Le 28 juin 2018, elle a rédigé dans les intérêts de monsieur et madame [J] une lettre de mise en demeure à l’attention de la société « [5] ». Aux termes de cette correspondance, elle sollicitait la réparation intégrale du véhicule acquis le 20 juin 2018 par les époux [J] auprès de la société « [5] », ledit véhicule comportant manifestement plusieurs défauts. Pour ce faire, elle invoquait plusieurs fondements juridiques prévus par le code de la consommation, le code civil mais aussi le code pénal.
Finalement, en octobre 2020, les époux [J] dessaisissait madame [V] [D] au profit d’un autre conseil. Le 22 février 2021, ils s’adressaient alors à monsieur le Bâtonnier de l’Ordre des Avocats de Marseille afin d’engager une action à l’encontre de madame [V] [D], lui reprochant de ne pas avoir engagé dans les délais une instance afin de « pouvoir récupérer le préjudice subi à la suite de l’acquisition d’un véhicule chez un professionnel ».
le 7 octobre 2021, madame [V] [D] a été omise du Barreau de Marseille. Elle en a démissionné le 7 mars 2022.
Par courrier en date du 17 mars 2017, monsieur le Bâtonnier de l’Ordre des avocats au Barreau de Marseille a désigné maître [H] [T] et maître [R] [Z] en qualité d’administrateurs aux fins de liquidation du cabinet de madame [V] [D].

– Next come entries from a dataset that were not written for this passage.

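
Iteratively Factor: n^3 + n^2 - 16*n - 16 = (n + 1)*(n^2 - 16) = (n + 1)*(n + 4)*(n - 4)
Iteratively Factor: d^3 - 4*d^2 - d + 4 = (d - 1)*(d^2 - 3*d - 4) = (d - 4)*(d - 1)*(d + 1)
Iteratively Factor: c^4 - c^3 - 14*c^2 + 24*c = (c - 3)*(c^3 + 2*c^2 - 8*c) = c*(c - 3)*(c^2 + 2*c - 8) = c*(c - 3)*(c + 4)*(c - 2)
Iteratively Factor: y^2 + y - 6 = (y - 2)*(y + 3)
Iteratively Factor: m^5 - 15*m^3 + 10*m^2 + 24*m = (m - 2)*(m^4 + 2*m^3 - 11*m^2 - 12*m) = (m - 3)*(m - 2)*(m^3 + 5*m^2 + 4*m) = (m - 3)*(m - 2)*(m + 1)*(m^2 + 4*m) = m*(m - 3)*(m - 2)*(m + 1)*(m + 4)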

Par exploit d’huissier de Justice signifié le 6 septembre 2022, monsieur [F] [J] a fait assigner madame [V] [D] représenté par maître [H] [T] devant le tribunal judiciaire d’Aix-en-Provence afin d’engager sa responsabilité civile professionnelle et subséquemment de solliciter sa condamnation à lui verser les sommes de 21.932,66 € au titre de sa perte de chance et la somme de 2.000 € au titre de son préjudice moral.
Selon ordonnance rendue par le juge de la mise en état du tribunal judiciaire d’Aix-en Provence, l’action judiciaire de monsieur [F] [J] a été déclarée irrecevable, ce dernier ayant échoué à établir la qualité à agir de maître [T] pour la défense des intérêts de madame [V] [D].
Par acte de commissaire de justice du 8 juin 2023 monsieur [J] a fait assigner madame [D] devant le tribunal judiciaire de Marseille.
Aux termes de ses dernières conclusions en date du 14 juin 2024 il demande au tribunal de condamner madame [D] à lui payer la somme de 24.455,13 €, dont 5.000 € au titre de son préjudice moral.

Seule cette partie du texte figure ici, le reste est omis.